2010年07月27日 | 浄土真宗とは?
深夜便は、「わたしと”人間・親鸞”(1)作家 五木寛之(H22.6.13放送)」でした。いつも聴いているようで、大概の4時からの深夜便の再放送は、初めて聞く話なので、聴いていない方が多いのだなーと納得。

いつもながら言葉を商売として用いる人なので、言葉の使い方が芸術の域まで達していると思った。

他力について、私を含めた宗門人は自力を否定する傾向があるが、自力は他力によってあると、万有引力をたとえて語っていた。

「自立と言うけど、自分が立つことだって万有引力あって地球に重力によって引きつけられているから自ら立つことができるのです(意趣)」と言われていた。

また東京都知事の石原真太郎さんとの対談の様子を紹介されていた。


石原慎太郎氏は、意識的に“他力本願ではだめだ”という人で法華経の信者でもあります。

石原氏は吉川英治著の「宮本武蔵」の中の話を例に挙げ、武蔵が吉岡一門との決闘に向う途中、ちょうど神社があった。

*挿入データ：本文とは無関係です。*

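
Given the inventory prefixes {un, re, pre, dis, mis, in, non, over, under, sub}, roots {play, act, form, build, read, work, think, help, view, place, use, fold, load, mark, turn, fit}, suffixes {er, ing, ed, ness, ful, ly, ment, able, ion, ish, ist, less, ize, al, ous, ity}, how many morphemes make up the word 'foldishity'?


Segmenting 'foldishity' against the inventory:
  'fold' -> root (morpheme 1)
  'ish' -> suffix (morpheme 2)
  'ity' -> suffix (morpheme 3)
Total morphemes: 3

3


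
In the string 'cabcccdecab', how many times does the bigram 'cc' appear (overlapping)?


Scanning 'cabcccdecab' for bigram 'cc':
  Position 0: 'ca' -> no
  Position 1: 'ab' -> no
  Position 2: 'bc' -> no
  Position 3: 'cc' -> MATCH
  Position 4: 'cc' -> MATCH
  Position 5: 'cd' -> no
  Position 6: 'de' -> no
  Position 7: 'ec' -> no
  Position 8: 'ca' -> no
  Position 9: 'ab' -> no
Total matches: 2

2


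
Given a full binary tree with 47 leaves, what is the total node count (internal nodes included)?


Leaf nodes (terminals): 47
Internal nodes = n - 1 = 47 - 1 = 46
Total = leaves + internal = 47 + 46 = 93

93


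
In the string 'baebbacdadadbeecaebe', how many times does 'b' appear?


Scanning 'baebbacdadadbeecaebe' for 'b':
  Position 0: 'b' -> MATCH (count: 1)
  Position 3: 'b' -> MATCH (count: 2)
  Position 4: 'b' -> MATCH (count: 3)
  Position 12: 'b' -> MATCH (count: 4)
  Position 18: 'b' -> MATCH (count: 5)
Total occurrences of 'b': 5

5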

武蔵は神の加護を祈っていこうと思ったがやめた。神に勝利を祈るようでは負けたも同然だと翻意したのだという。そして武蔵は勝利した。要するに「他力」を捨てて「自力」に徹したことが良い結果をもたらしたということ。

それに対して五木氏は、「神や仏に助けを求めるような弱い心ではだめだ、決意したことこそ、他力の声によるのだ」(意趣)と返答したと紹介されていました。

五木さんの自力と他力を対立的に立てるのではなく、自力は他力によって成立するという解釈は、一般の人にはわかりやすいと思う。

しかし宗教すなわち、目覚めを核心において考えると、浄土真宗で説く他力観、“自力の存在を微塵も許さない”という領域に意識が拡張していかないと、その人の宗教にならない。なぜならば“自力の存在を微塵も許さない”ということこそ、愚の自覚であり、自己否定であり、自分の業からの解放であり、自分を無にして宇宙的な生命と一体になるという体験だからです。

それはそれとしてもっと自由に他力を楽しむ必要がある。そんなメッセージが対談を聴きながら聴こえてきました。